Cette collaboration, qu'Enzo décrira dans ces mémoires comme celle d'un "homme qui avait une belle femme à vêtir et le couturier qui cherchait son modèle", se concrétisera très vite avec une commande spéciale, la fabrication d'une voiture pour le roi Léopold III de Belgique. C'est un châssis 342 de Maranello qui entre donc au sein de ateliers de Pinin Farina le 2 novembre 1952 pour recevoir sa carrosserie. En mai 1953, c'est un somptueux et luxueux cabriolet qui voit enfin la lumière du jour. On peut noter également qu'une autre voiture fit l'objet d'une étude chez Pinin Farina à cette époque, et fut prête avant celle du roi Léopold.

La 342 ouvre la voie à d'autres collaborations et quelques centaines de Ferrari dont certaines marqueront l'automobile et l'histoire du design. On trouvera la 375 MM "Rossellini", commandée par le célèbre réalisateur pour son épouse Ingrid Bergman en 1954, le 250 GT châssis court en 1959, la Daytona de 1968, la Testarossa de 1984 ou la 456 GT de 1992. Ajoutons à cette liste les 250 GT et GTO, ainsi que la 500 Mondial. Mais il y en a d'autres...

En 1958, Battista pousse Enzo à aborder la fabrication en série avec un modèle qu'il a déjà fait dessiné par ses stylistes. Cette voiture est la 250 GT. Elle va propulser Ferrari de la construction artisanale à la construction industrielle et va permettre au designer d'investir dans une nouvelle usine à Grugliasco, près de Turin. C'est à cette époque, en 1959, que Battista commence à passer la main et prend du recul par rapport à l'entreprise. C'est son fils Sergio qui va prendre progressivement les responsabilités de l'entreprise avec Renzo Carli, le gendre de Battista.

La 250 GT Pinin Farina Coupé II de 1958

Et Peugeot.

Parmi les études qui mobilisèrent le bureau de Farina, on trouve celle de l'Alfa Romeo Spider et celle de Peugeot.
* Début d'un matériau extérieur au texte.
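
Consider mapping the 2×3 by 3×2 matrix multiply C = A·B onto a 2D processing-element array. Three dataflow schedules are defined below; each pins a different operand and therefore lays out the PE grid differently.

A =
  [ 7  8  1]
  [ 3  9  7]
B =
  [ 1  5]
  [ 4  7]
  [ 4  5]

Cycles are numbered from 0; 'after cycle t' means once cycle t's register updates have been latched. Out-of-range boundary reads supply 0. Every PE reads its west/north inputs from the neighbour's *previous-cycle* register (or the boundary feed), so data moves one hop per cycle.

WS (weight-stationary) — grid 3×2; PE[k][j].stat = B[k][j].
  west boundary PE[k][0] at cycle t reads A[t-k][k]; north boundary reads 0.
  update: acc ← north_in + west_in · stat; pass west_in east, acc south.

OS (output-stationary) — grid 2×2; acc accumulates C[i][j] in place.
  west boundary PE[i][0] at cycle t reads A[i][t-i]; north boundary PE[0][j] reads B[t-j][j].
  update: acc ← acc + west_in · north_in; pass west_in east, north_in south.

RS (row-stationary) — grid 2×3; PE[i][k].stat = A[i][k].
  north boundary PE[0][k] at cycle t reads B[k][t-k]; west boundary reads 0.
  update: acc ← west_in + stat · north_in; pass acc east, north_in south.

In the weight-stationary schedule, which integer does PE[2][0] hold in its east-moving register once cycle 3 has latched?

Tracing WS — 3×2 array, target PE[2][0]:
  t=0 PE[1][0]: acc=0 h=0 v=0
  t=0 PE[2][0]: acc=0 h=0 v=0
  t=1 PE[1][0]: acc=39 h=8 v=39
  t=1 PE[2][0]: acc=0 h=0 v=0
  t=2 PE[1][0]: acc=39 h=9 v=39
  t=2 PE[2][0]: acc=43 h=1 v=43
  t=3 PE[1][0]: acc=0 h=0 v=0
  t=3 PE[2][0]: acc=67 h=7 v=67

register = 7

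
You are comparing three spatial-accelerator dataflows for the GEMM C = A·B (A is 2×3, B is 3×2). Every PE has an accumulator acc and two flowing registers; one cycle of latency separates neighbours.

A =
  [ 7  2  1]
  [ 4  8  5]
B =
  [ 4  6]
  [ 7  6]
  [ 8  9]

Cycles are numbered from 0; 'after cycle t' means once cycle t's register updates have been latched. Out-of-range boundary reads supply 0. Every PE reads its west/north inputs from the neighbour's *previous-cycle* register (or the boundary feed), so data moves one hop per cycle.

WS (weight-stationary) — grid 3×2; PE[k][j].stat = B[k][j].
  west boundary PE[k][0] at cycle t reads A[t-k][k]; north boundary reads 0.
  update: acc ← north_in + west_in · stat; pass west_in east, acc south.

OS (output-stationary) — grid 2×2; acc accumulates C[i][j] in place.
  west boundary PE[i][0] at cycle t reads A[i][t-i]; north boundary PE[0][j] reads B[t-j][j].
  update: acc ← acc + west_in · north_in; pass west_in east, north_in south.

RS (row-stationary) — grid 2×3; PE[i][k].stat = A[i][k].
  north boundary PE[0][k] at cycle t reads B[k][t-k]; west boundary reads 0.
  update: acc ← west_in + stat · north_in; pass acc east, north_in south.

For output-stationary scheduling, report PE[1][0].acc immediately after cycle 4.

OS (2×2). Following PE[1][0] plus its west/north inputs:
  c0 r0c0: 28 / 7 / 4
  c0 r1c0: 0 / 0 / 0
  c1 r0c0: 42 / 2 / 7
  c1 r1c0: 16 / 4 / 4
  c2 r0c0: 50 / 1 / 8
  c2 r1c0: 72 / 8 / 7
  c3 r0c0: 50 / 0 / 0
  c3 r1c0: 112 / 5 / 8
  c4 r0c0: 50 / 0 / 0
  c4 r1c0: 112 / 0 / 0

PE[1][0].acc = 112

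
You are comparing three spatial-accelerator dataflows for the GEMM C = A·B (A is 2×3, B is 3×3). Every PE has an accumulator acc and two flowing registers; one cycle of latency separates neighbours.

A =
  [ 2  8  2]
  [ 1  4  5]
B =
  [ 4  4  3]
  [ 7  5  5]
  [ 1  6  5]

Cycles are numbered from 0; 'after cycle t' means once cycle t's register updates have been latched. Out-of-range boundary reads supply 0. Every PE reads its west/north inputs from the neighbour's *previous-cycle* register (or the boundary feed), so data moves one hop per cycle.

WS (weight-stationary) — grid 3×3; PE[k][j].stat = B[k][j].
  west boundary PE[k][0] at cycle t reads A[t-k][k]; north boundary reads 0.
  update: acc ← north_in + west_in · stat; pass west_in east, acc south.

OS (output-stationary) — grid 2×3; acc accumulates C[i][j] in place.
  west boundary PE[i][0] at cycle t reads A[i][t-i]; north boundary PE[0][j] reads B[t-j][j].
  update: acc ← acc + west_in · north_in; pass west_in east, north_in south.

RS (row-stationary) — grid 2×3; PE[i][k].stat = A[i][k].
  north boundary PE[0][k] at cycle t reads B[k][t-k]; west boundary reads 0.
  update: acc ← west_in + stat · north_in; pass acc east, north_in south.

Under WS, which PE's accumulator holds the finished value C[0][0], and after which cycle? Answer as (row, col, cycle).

WS — PE[2][0] is where C[0][0] collects:
  step 0 · PE2,0: acc=0; fwd→0 fwd↓0
  step 1 · PE2,0: acc=0; fwd→0 fwd↓0
  step 2 · PE2,0: acc=66; fwd→2 fwd↓66

(row, col, cycle) = (2, 0, 2)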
Le constructeurs français, soucieux de relever sa gamme fait appel à un bureau de style extérieur en 1951 pour dessiner sa future berline. Le choix s'arrête alors sur "Pinin" Farina, pour son coup de crayon à la fois moderne et classique.  Quatre ans plus tard naît la 403 qui deviendra un grand succès commercial. Cette réussite ouvrira alors la voie aux 404, 204 et 504 dans leurs versions coupé et cabriolet. "Pinin" Farina se charge de la fabrication des carrosseries qui sont ensuite livrées au constructeur de Sochaux. Dans les années 80, la 205 et la 306 cabriolet naitront également sur les tables à dessin du carrossier turinois. En 1992, le studio d'études et de recherches de Pininfarina commence à réfléchir à une version deux portes de la berline 406. Le prototype finalisé apparaîtra en 1995, mais le carrossier hérite désormais de l'assemblage du modèle de série dans son usine de Grugliasco. Le succès de cette voiture sera immédiat et le public, comme la presse, soulignera les ressemblances entre cette nouveauté française et certains modèles de la firme au cheval cabré, à la grande fierté de Peugeot.
En 1961, en récompense pour services rendus à l'Italie, un décret présidentiel et exceptionnel autorise le carrossier à changer son nom en raison de son mérite social et industriel. Battista "Pinin" Farina devient alors Battista Pininfarina. Il avait déjà reçu une importante décoration par le gouvernement italien, quelques années auparavant.

Succession

Sergio, présent aux côtés de son père depuis la fin des ses études, va, avec l'aide de son beau-frère Renzo, orienter la firme familiale vers un statut de partenaire industriel pour les constructeurs automobiles. En 1964, et dans cet optique, il inaugurent un centre d'études et de recherche. Battista est présent ce jour là pour cette occasion. Malheureusement, il ne verra pas l'essor que prendra cet établissement, ni la création du département CAO tridimensionnelle qui verra le jour en 1967. Il s'éteint en 1966 à Lausanne à l'âge de 73 ans.